Even if no local shop that relies on foot traffic ever accepted Bitcoin, Bitcoin could still become the global currency for online commerce.
At the same time, there is a marketing appeal to being able to spend your Bitcoin in your own community. How many times have you heard someone say: “I will take Bitcoin seriously when I can buy a sandwich downtown with it”?
It really does matter.
And the beauty is that the Bitcoin network is so advanced that devotees of the currency love to turn up and spend as a way of rewarding early adopters. They will start holding meetups in your place and do promotion for you. You can’t pay for this type of advertising.
How long does it take for a merchant to get set up with Bitcoin? It can be done in one day. There are many services out there but the most successful so far is with Bitpay. You need an account, some iPads or other tablets around, the menu needs to be imported, and you are ready to go.
This presumes the merchant desires to convert Bitcoin into dollars upon receipt. Most do, of course. The really significant stage of adoption comes when merchant prefer to accept and keep Bitcoin. This will happen when enough of their own supplies are accepting as well.

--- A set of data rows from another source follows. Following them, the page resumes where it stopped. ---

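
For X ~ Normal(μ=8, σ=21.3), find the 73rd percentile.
21.0529

We have X ~ Normal(μ=8, σ=21.3).

We want to find x such that P(X ≤ x) = 0.73.

This is the 73rd percentile, which means 73% of values fall below this point.

Using the inverse CDF (quantile function):
x = F⁻¹(0.73) = 21.0529

Verification: P(X ≤ 21.0529) = 0.73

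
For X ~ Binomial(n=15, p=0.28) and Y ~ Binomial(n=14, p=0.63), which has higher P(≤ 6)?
X has higher probability (P(X ≤ 6) = 0.9035 > P(Y ≤ 6) = 0.1012)

Compute P(≤ 6) for each distribution:

X ~ Binomial(n=15, p=0.28):
P(X ≤ 6) = 0.9035

Y ~ Binomial(n=14, p=0.63):
P(Y ≤ 6) = 0.1012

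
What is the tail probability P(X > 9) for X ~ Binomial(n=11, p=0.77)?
0.241780

We have X ~ Binomial(n=11, p=0.77).

P(X > 9) = 1 - P(X ≤ 9)
                = 1 - F(9)
                = 1 - 0.758220
                = 0.241780

So there's approximately a 24.2% chance that X exceeds 9.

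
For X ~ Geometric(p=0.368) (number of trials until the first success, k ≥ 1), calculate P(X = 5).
0.058711

We have X ~ Geometric(p=0.368) (number of trials until the first success, k ≥ 1).

For a Geometric distribution, the PMF gives us the probability of each outcome.

Using the PMF formula:
P(X = 5) = 0.058711

Rounded to 4 decimal places: 0.0587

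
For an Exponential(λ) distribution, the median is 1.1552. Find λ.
λ = 0.6000

For X ~ Exponential(λ), the CDF is F(x) = 1 - e^(-λx).
The median m satisfies F(m) = 0.5:
1 - e^(-λm) = 0.5
e^(-λm) = 0.5
λm = ln(2)
m = ln(2) / λ

Given m = 1.1552:
λ = ln(2) / 1.1552 = 0.693147 / 1.1552 = 0.6000

Verification: ln(2) / 0.6000 = 1.1552 ✓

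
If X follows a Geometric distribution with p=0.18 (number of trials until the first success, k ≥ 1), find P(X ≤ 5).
0.629260

We have X ~ Geometric(p=0.18) (number of trials until the first success, k ≥ 1).

The CDF gives us P(X ≤ k).

Using the CDF:
P(X ≤ 5) = 0.629260

This means there's approximately a 62.9% chance that X is at most 5.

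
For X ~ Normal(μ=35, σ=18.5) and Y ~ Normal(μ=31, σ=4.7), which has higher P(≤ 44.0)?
Y has higher probability (P(Y ≤ 44.0) = 0.9972 > P(X ≤ 44.0) = 0.6867)

Compute P(≤ 44.0) for each distribution:

X ~ Normal(μ=35, σ=18.5):
P(X ≤ 44.0) = 0.6867

Y ~ Normal(μ=31, σ=4.7):
P(Y ≤ 44.0) = 0.9972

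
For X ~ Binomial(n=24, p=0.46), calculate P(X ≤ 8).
0.148974

We have X ~ Binomial(n=24, p=0.46).

The CDF gives us P(X ≤ k).

Using the CDF:
P(X ≤ 8) = 0.148974

This means there's approximately a 14.9% chance that X is at most 8.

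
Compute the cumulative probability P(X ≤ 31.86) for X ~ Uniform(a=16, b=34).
0.881111

We have X ~ Uniform(a=16, b=34).

The CDF gives us P(X ≤ k).

Using the CDF:
P(X ≤ 31.86) = 0.881111

This means there's approximately a 88.1% chance that X is at most 31.86.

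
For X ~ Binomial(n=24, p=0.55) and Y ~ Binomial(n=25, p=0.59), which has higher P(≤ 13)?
X has higher probability (P(X ≤ 13) = 0.5461 > P(Y ≤ 13) = 0.3029)

Compute P(≤ 13) for each distribution:

X ~ Binomial(n=24, p=0.55):
P(X ≤ 13) = 0.5461

Y ~ Binomial(n=25, p=0.59):
P(Y ≤ 13) = 0.3029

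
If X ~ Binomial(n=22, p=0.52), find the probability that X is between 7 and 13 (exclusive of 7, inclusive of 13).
0.764141

We have X ~ Binomial(n=22, p=0.52).

To find P(7 < X ≤ 13), we use:
P(7 < X ≤ 13) = P(X ≤ 13) - P(X ≤ 7)
                 = F(13) - F(7)
                 = 0.809873 - 0.045733
                 = 0.764141

So there's approximately a 76.4% chance that X falls in this range.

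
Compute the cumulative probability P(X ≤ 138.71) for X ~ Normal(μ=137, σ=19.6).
0.534762

We have X ~ Normal(μ=137, σ=19.6).

The CDF gives us P(X ≤ k).

Using the CDF:
P(X ≤ 138.71) = 0.534762

This means there's approximately a 53.5% chance that X is at most 138.71.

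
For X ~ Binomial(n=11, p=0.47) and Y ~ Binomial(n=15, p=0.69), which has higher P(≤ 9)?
X has higher probability (P(X ≤ 9) = 0.9967 > P(Y ≤ 9) = 0.3084)

Compute P(≤ 9) for each distribution:

X ~ Binomial(n=11, p=0.47):
P(X ≤ 9) = 0.9967

Y ~ Binomial(n=15, p=0.69):
P(Y ≤ 9) = 0.3084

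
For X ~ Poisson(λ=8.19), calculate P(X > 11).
0.126126

We have X ~ Poisson(λ=8.19).

P(X > 11) = 1 - P(X ≤ 11)
                = 1 - F(11)
                = 1 - 0.873874
                = 0.126126

So there's approximately a 12.6% chance that X exceeds 11.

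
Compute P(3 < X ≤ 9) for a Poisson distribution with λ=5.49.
0.743905

We have X ~ Poisson(λ=5.49).

To find P(3 < X ≤ 9), we use:
P(3 < X ≤ 9) = P(X ≤ 9) - P(X ≤ 3)
                 = F(9) - F(3)
                 = 0.946740 - 0.202835
                 = 0.743905

So there's approximately a 74.4% chance that X falls in this range.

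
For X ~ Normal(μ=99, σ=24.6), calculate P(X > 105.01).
0.403496

We have X ~ Normal(μ=99, σ=24.6).

P(X > 105.01) = 1 - P(X ≤ 105.01)
                = 1 - F(105.01)
                = 1 - 0.596504
                = 0.403496

So there's approximately a 40.3% chance that X exceeds 105.01.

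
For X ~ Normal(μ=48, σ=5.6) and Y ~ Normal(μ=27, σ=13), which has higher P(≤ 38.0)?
Y has higher probability (P(Y ≤ 38.0) = 0.8013 > P(X ≤ 38.0) = 0.0371)

Compute P(≤ 38.0) for each distribution:

X ~ Normal(μ=48, σ=5.6):
P(X ≤ 38.0) = 0.0371

Y ~ Normal(μ=27, σ=13):
P(Y ≤ 38.0) = 0.8013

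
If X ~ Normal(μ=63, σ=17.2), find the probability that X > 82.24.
0.131654

We have X ~ Normal(μ=63, σ=17.2).

P(X > 82.24) = 1 - P(X ≤ 82.24)
                = 1 - F(82.24)
                = 1 - 0.868346
                = 0.131654

So there's approximately a 13.2% chance that X exceeds 82.24.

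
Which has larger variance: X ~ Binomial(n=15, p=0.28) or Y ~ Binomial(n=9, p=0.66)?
X has larger variance (3.0240 > 2.0196)

Compute the variance for each distribution:

X ~ Binomial(n=15, p=0.28):
Var(X) = 3.0240

Y ~ Binomial(n=9, p=0.66):
Var(Y) = 2.0196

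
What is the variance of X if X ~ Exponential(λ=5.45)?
0.0337

We have X ~ Exponential(λ=5.45).

For an Exponential distribution with λ=5.45:
Var(X) = 0.0337

The variance measures the spread of the distribution around the mean.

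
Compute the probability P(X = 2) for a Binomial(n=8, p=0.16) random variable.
0.251810

We have X ~ Binomial(n=8, p=0.16).

For a Binomial distribution, the PMF gives us the probability of each outcome.

Using the PMF formula:
P(X = 2) = 0.251810

Rounded to 4 decimal places: 0.2518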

That will require the phase of adoption in which Bitcoin is actually used for accounting. That is to say, Bitcoin will become the unit of account. Some people believe that it can be considered money only when this stage does arrive.
It all depends on how you want to define money, but I do think F.A. Hayek is right here: moneyness exists on a continuum. Only in the final stage does it become a widespread unit of account. And to be sure: even now, there are many people who live entirely in the bitcoin ecosphere and care nothing for its dollar exchange rate.
All of us can play a role here in pushing history forward. Help out a local merchant and suggest that he or she accept Bitcoin. It’s a small way to make a big difference in the world.